Palace of Tolstoy Family (House of Scientists)
The Palace of counts Tolstoy, commonly known as the House of Scientists, is one of the most vivid architectural monuments in Odesa. First of all, it’s famous that despite advanced age and difficult history, it could keep almost all of its interiors in its original form. As of today, they are the main magnet that attracts hundreds of tourists to the age-old mansion.
The building in Russian classicism style, subsequently finished with baroque and renaissance decorations, was constructed in the city’s center in 1830s. The project was designed by renowned Italian architect Franz Boffo, the author of another architectural masterpiece of Odesa, Vorontsov Palace. The construction was commissioned by bed chamber Nikolai Khorvat. 40 years later, the mansion was purchased by count Tolstoy for his newly married son. The Tolstoy family was one of the richest nobles in the Southern Russian Empire. They rose to fame as being sponsors and collectors of art masterpieces.

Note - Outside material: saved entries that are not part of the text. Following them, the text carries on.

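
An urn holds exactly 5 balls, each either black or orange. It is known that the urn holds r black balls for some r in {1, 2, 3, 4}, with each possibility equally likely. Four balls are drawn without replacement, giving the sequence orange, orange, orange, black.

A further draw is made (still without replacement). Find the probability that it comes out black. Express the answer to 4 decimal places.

Compute the likelihood of the observed sequence for each case: P(data | r = 1) = (4/5)(3/4)(2/3)(1/2) = 1/5; P(data | r = 2) = (3/5)(2/4)(1/3)(2/2) = 1/10; P(data | r = 3) = (2/5)(1/4)(0/3) = 0; P(data | r = 4) = (1/5)(0/4) = 0.
The prior-weighted likelihoods are 1/4 · 1/5 = 1/20, 1/4 · 1/10 = 1/40, 1/4 · 0 = 0, 1/4 · 0 = 0; summing to 3/40.
The posterior is then P(r = 1 | data) = 2/3, P(r = 2 | data) = 1/3, P(r = 3 | data) = 0, P(r = 4 | data) = 0.
Averaging over the posterior, P(black next | data) = (0)(2/3) + (1)(1/3) = 1/3.

0.3333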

The two-storey building of shell rocks houses 12 rooms and patio-inspired garden. The majority of heavily decorated halls have been kept almost intact till now. As of today, it features delicate stairs, Venetian mirrors, carved ceilings and elegant tapestries.
The Marble Hall is considered one of the most beautiful. It was used by the Tolstoy family as dining room. The hall is completely faced with artificial marble, invented and produced by local craftsman on family’s money. There is a flawless grand piano of the German company Schroder. According to the legend, once it was owned by well-known Hungarian composer, Franz Liszt. The same saying tells that the unique painted and carved instrument was used by him during his tour in Odesa. Nevertheless the grand piano was heavily damaged during the transportation therefore vexed Liszt decided on leaving it in the city. Later on, the musical instrument was bought by count Mikhail Tolstoy for his spouse.
Another highlight of the mansion is the Silk Hall upholstered with intricately ornamented silk. They say the count decided to decorate the room after being tired of incessant requests of his friend to show him the Order of Saint Stanislaus with silk bandolier. He was awarded by Emperor himself for establishing the first-aid station. He commissioned silk in China that was inspired by order’s bandolier and commanded to cover the hall with it.
The White Hall is also the one to be amazed at. There is oak parquet, made of 22 oak varieties, Venetian mirrors, gilded chandeliers and age-old furniture. This was a ball room that could welcome up to twelve couples simultaneously. The locals affirm that until recently the waltzing ghost of a woman could be seen in the White Hall. They say that it is Countess Tolstoy’s soul returns where she was happy once.
Named because of filigree carving of nutwood doors and panels, the Nutwood Hall also has an inimitable interior, as well as the Oak Hall that once was owner’s cabinet. By the way, the last one was connected to the Opera House by the first telephone line in Odesa – the count Tolstoy loved to listen to operas by phone.
The building has adjacent art gallery in late baroque style, commissioned by Tolstoy family in the end of the 19th century. They wanted to save their vast collection of paintings and other art masterpieces of Russian and foreign visual arts. In its epoch, the gallery was reckoned to be one of the best in Russian Empire.